Les images montraient le journaliste dans un état de grande détresse physique. Avocats, journalistes et membres du public ont visiblement eu du mal à supporter ce qu'ils voyaient. Pour un procès qui a passé deux ans à assembler son dossier pièce par pièce, c'était la première fois que la violence au cœur de l'affaire prenait un visage.


La Trace Numérique


Au-delà de la vidéo, le témoignage de l'expert a permis de reconstituer une chronologie plaçant Danwe au centre du complot bien avant l'enlèvement lui-même. Selon l'expert, Danwe aurait commencé à recueillir des informations sur Zogo dès le 31 décembre 2022 — s'enquérant de la fréquence de sa radio et de son numéro de téléphone. Le 6 janvier, il aurait cherché des éléments permettant d'identifier le domicile du journaliste.


Les données des antennes-relais ont permis de situer plusieurs téléphones liés au commando présumé dans la zone de Soa autour du moment de l'enlèvement, et l'expert a affirmé avoir identifié une zone correspondant à l'endroit où Zogo aurait pu être détenu ou torturé. Un groupe WhatsApp nommé « SOA » est revenu plusieurs fois dans les témoignages, avec des messages extraits d'appareils saisis et destinés à un examen plus approfondi lors du contre-interrogatoire.


Le tableau n'était toutefois pas uniforme pour tous les accusés. Sur les téléphones d'Amougou Belinga, l'expert n'a trouvé aucune preuve directement liée au crime lui-même — mais a relevé d'importantes communications avec Danwe, dont certaines effacées, tandis qu'un second appareil lui étant attribué avait été entièrement reformaté et n'a pu être exploité. Aucun élément incriminant n'a été retrouvé sur les appareils appartenant à Bruno Bidjang.


La Suite des Événements


Le contre-interrogatoire portant sur les conclusions de l'expertise s'est poursuivi le 2 juin, la défense devant contester la méthodologie et les conclusions de l'expert lors des prochaines audiences.

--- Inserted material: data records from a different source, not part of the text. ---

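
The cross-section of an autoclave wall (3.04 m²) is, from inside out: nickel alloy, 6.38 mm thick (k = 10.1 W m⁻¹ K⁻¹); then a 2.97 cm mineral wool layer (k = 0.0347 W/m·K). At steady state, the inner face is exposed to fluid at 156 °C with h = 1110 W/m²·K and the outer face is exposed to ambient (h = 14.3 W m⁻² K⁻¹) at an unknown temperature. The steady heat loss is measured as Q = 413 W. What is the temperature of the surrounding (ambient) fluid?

T_out = 30.0 °C

Series resistances:
  R_conv,in = 1/(hA) = 1/(1110·3.04) = 2.963×10^-4 K/W
  R_nickel alloy = L/(kA) = 0.00638/(10.1·3.04) = 2.078×10^-4 K/W
  R_mineral wool = L/(kA) = 0.0297/(0.0347·3.04) = 0.2815 K/W
  R_conv,out = 1/(hA) = 1/(14.3·3.04) = 0.02300 K/W
ΣR = 0.3051 K/W
ΔT = Q·ΣR = 413 × 0.3051 = 126.0 K
Heat flows outward, so T_out = T_in − ΔT = 156 − 126.0 = 30.0 °C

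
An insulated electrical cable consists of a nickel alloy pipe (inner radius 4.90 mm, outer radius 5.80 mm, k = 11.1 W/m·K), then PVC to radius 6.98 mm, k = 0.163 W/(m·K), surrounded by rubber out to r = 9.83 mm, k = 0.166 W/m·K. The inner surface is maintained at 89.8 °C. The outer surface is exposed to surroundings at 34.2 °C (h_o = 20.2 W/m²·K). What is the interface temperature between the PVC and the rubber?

T = 82.0 °C

Treat each layer as a resistance in series:
  R'_nickel alloy = ln(0.00580/0.00490)/(2πk) = 0.1686/(2π·11.1) = 0.002418 m·K/W
  R'_PVC = ln(0.00698/0.00580)/(2πk) = 0.1852/(2π·0.163) = 0.1808 m·K/W
  R'_rubber = ln(0.00983/0.00698)/(2πk) = 0.3424/(2π·0.166) = 0.3283 m·K/W
  R'_conv,out = 1/(2πr h) = 1/(2π·0.00983·20.2) = 0.8015 m·K/W
ΣR = 0.002418 + 0.1808 + 0.3283 + 0.8015 = 1.313 m·K/W
Q' = ΔT/ΣR = (89.8 °C − 34.2 °C)/1.313 = 42.35 W/m
From the inner boundary to the PVC/rubber interface, ΣR_partial = 0.1832 m·K/W.
T_interface = T_in − Q'·ΣR_partial = 89.8 °C − (42.35)(0.1832) = 82.0 °C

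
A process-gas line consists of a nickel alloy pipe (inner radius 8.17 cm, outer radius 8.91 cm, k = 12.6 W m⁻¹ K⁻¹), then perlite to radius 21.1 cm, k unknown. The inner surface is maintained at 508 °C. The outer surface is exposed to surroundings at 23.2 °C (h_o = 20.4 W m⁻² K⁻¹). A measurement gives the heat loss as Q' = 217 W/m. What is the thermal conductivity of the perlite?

k = 0.0625 W/m·K

ΣR = ΔT/Q' = |508 − 23.2|/217 = 2.234 m·K/W
Known resistances:
  R'_nickel alloy = ln(0.0891/0.0817)/(2πk) = 0.08671/(2π·12.6) = 0.001095 m·K/W
  R'_conv,out = 1/(2πr h) = 1/(2π·0.211·20.4) = 0.03697 m·K/W
R_perlite = ΣR − ΣR_known = 2.234 − 0.03807 = 2.196 m·K/W
ln(r₂/r₁)/(2πk) = 2.196 ⇒ k = 0.8621/(2π·2.196) = 0.0625 W/m·K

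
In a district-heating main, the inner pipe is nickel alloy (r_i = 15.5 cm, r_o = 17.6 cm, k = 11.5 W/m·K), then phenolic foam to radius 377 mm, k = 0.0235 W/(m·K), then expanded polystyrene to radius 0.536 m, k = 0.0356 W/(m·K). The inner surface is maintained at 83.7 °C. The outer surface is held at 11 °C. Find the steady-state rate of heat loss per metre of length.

Q' = 10.8 W/m

Series thermal resistances, inner to outer:
  R'_nickel alloy = ln(0.176/0.155)/(2πk) = 0.1271/(2π·11.5) = 0.001758 m·K/W
  R'_phenolic foam = ln(0.377/0.176)/(2πk) = 0.7618/(2π·0.0235) = 5.159 m·K/W
  R'_expanded polystyrene = ln(0.536/0.377)/(2πk) = 0.3519/(2π·0.0356) = 1.573 m·K/W
ΣR = 0.001758 + 5.159 + 1.573 = 6.734 m·K/W
Q' = ΔT/ΣR = (83.7 °C − 11 °C)/6.734 = 10.8 W/m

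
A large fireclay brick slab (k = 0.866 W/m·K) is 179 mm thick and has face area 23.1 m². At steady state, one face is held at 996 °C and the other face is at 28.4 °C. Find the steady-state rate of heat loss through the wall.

Q = 1.08×10^5 W

Q = kA·ΔT/L = 0.866 × 23.1 × |996 °C − 28.4 °C| / 0.179 = 1.08×10^5 W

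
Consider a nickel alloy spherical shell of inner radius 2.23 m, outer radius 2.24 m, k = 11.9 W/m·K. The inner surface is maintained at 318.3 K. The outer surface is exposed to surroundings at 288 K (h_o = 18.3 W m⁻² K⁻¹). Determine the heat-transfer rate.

Q = 34.4 kW

Resistance network (inner→outer):
  R_nickel alloy = (1/2.23 − 1/2.24)/(4πk) = 0.002002/(4π·11.9) = 1.339×10^-5 K/W
  R_conv,out = 1/(4πr²h) = 1/(4π·2.24²·18.3) = 8.666×10^-4 K/W
ΣR = 1.339×10^-5 + 8.666×10^-4 = 8.800×10^-4 K/W
Q = ΔT/ΣR = (318.3 K − 288 K)/8.800×10^-4 = 34400 W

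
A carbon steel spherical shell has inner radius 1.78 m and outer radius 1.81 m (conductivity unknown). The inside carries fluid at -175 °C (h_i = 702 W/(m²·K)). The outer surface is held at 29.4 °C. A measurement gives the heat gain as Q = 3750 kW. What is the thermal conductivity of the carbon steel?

ΣR = ΔT/Q = |-175 − 29.4|/3.75×10^6 = 5.451×10^-5 K/W
Known resistances:
  R_conv,in = 1/(4πr²h) = 1/(4π·1.78²·702) = 3.578×10^-5 K/W
R_carbon steel = ΣR − ΣR_known = 5.451×10^-5 − 3.578×10^-5 = 1.873×10^-5 K/W
(1/r₁−1/r₂)/(4πk) = 1.873×10^-5 ⇒ k = 0.009312/(4π·1.873×10^-5) = 39.6 W/m·K

k = 39.6 W/m·K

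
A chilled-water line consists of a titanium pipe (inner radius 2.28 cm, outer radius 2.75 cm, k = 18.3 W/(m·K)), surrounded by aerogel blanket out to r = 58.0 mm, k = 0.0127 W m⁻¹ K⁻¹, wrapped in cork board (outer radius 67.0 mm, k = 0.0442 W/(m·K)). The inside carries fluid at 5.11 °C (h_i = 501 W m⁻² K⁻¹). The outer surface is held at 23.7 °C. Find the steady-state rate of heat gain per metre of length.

Resistance network (inner→outer):
  R'_conv,in = 1/(2πr h) = 1/(2π·0.0228·501) = 0.01393 m·K/W
  R'_titanium = ln(0.0275/0.0228)/(2πk) = 0.1874/(2π·18.3) = 0.001630 m·K/W
  R'_aerogel blanket = ln(0.0580/0.0275)/(2πk) = 0.7463/(2π·0.0127) = 9.352 m·K/W
  R'_cork board = ln(0.0670/0.0580)/(2πk) = 0.1442/(2π·0.0442) = 0.5194 m·K/W
ΣR = 0.01393 + 0.001630 + 9.352 + 0.5194 = 9.887 m·K/W
Q' = ΔT/ΣR = (5.11 °C − 23.7 °C)/9.887 = -1.88 W/m
(Negative Q' ⇒ heat flows inward; heat gain = 1.88 W/m.)

Q' = 1.88 W/m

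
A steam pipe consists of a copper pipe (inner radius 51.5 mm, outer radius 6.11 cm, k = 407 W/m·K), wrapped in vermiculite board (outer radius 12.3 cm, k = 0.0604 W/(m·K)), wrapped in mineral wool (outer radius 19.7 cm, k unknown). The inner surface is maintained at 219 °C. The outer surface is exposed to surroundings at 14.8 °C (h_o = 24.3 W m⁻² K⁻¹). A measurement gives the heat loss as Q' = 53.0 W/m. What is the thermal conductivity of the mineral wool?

ΣR = ΔT/Q' = |219 − 14.8|/53.0 = 3.853 m·K/W
Known resistances:
  R'_copper = ln(0.0611/0.0515)/(2πk) = 0.1709/(2π·407) = 6.684×10^-5 m·K/W
  R'_vermiculite board = ln(0.123/0.0611)/(2πk) = 0.6997/(2π·0.0604) = 1.844 m·K/W
  R'_conv,out = 1/(2πr h) = 1/(2π·0.197·24.3) = 0.03325 m·K/W
R_mineral wool = ΣR − ΣR_known = 3.853 − 1.877 = 1.976 m·K/W
ln(r₂/r₁)/(2πk) = 1.976 ⇒ k = 0.4710/(2π·1.976) = 0.0379 W/m·K

k = 0.0379 W/m·K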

Deux ans plus tard, l'affaire Martinez Zogo demeure moins un simple procès qu'un test, au ralenti, de la justice camerounaise — celui de savoir si elle peut tenir des hommes puissants pour responsables, ou si, comme le suggère la note présidentielle qui aurait fuité, l'issue était déjà pilotée depuis bien au-dessus de la salle d'audience.